For a lot of people in Florida, the idea of making a DIY estate plan is a more appealing prospect then having to pay an experienced estate planning attorney to craft one for you. After all, hiring a lawyer is expensive, and a lot of people think they can save money by creating a DIY estate plan.
There are several problems with this line of thinking. First, having a lawyer help you craft a basic estate plan is probably not nearly as expensive as most people think. Second, and most importantly, creating a DIY estate plan has some serious risks involved with it. Today in our series on basic questions about estate planning, we are going to explore why making a DIY estate plan is not a great idea for most people.

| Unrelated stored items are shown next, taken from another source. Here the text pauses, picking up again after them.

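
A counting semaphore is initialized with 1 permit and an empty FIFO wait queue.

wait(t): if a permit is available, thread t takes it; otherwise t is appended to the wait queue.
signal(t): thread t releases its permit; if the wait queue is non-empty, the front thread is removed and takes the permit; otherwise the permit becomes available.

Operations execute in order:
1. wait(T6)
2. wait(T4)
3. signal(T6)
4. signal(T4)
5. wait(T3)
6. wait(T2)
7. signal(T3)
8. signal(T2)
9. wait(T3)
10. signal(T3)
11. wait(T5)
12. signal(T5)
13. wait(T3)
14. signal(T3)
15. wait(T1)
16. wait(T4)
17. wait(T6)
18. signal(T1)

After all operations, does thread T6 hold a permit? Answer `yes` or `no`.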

What is a DIY estate plan?
Just as you are under no legal obligation to create any kind of estate plan, you are also not under any legal obligation to have a lawyer help you craft a plan should you choose to make one. You are perfectly free to make whatever estate plan you like without an attorney’s assistance. In fact, there are numerous websites, books, and informational resources available to people who want to craft a DIY estate plan.
Why is making an estate plan on my own bad idea?

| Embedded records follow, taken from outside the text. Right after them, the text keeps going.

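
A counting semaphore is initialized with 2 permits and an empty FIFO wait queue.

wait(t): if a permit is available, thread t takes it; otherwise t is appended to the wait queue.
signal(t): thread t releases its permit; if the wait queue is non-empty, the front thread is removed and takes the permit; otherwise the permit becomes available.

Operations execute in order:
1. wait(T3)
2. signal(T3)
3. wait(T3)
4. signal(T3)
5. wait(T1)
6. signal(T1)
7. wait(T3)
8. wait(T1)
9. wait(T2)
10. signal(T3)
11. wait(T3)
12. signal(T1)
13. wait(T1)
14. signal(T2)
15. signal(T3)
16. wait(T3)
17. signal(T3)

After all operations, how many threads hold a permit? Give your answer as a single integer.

Answer: 1

Derivation:
Step 1: wait(T3) -> count=1 queue=[] holders={T3}
Step 2: signal(T3) -> count=2 queue=[] holders={none}
Step 3: wait(T3) -> count=1 queue=[] holders={T3}
Step 4: signal(T3) -> count=2 queue=[] holders={none}
Step 5: wait(T1) -> count=1 queue=[] holders={T1}
Step 6: signal(T1) -> count=2 queue=[] holders={none}
Step 7: wait(T3) -> count=1 queue=[] holders={T3}
Step 8: wait(T1) -> count=0 queue=[] holders={T1,T3}
Step 9: wait(T2) -> count=0 queue=[T2] holders={T1,T3}
Step 10: signal(T3) -> count=0 queue=[] holders={T1,T2}
Step 11: wait(T3) -> count=0 queue=[T3] holders={T1,T2}
Step 12: signal(T1) -> count=0 queue=[] holders={T2,T3}
Step 13: wait(T1) -> count=0 queue=[T1] holders={T2,T3}
Step 14: signal(T2) -> count=0 queue=[] holders={T1,T3}
Step 15: signal(T3) -> count=1 queue=[] holders={T1}
Step 16: wait(T3) -> count=0 queue=[] holders={T1,T3}
Step 17: signal(T3) -> count=1 queue=[] holders={T1}
Final holders: {T1} -> 1 thread(s)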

There are several reasons why a DIY estate plan is a bad idea. First, anyone making an estate plan has to be sure that the tool(s) they create are legally valid. Any tool you make has to comply with specific laws, and if it fails to do so, it will be effectively useless. If you use a DIY product that doesn’t take into account the laws of the state of Florida, you are essentially wasting your time and your money.
Second even if the DIY guide you have teaches you how to create a legally effective estate planning tool, that doesn’t mean it will be practically effective. What we mean by this is that there is a great difference between a legally enforceable tool and one that fits your individual needs and circumstances. Creating a basic tool is easy, but creating a tool, such as a last will and testament, that meets the specific conditions present at the time you make it, as well as one that is tailored to protect your wishes and individual circumstances, is often far more difficult. The only way to ensure that any estate planning tool you create will be useful and effective for you and your family is to consult with an experienced lawyer.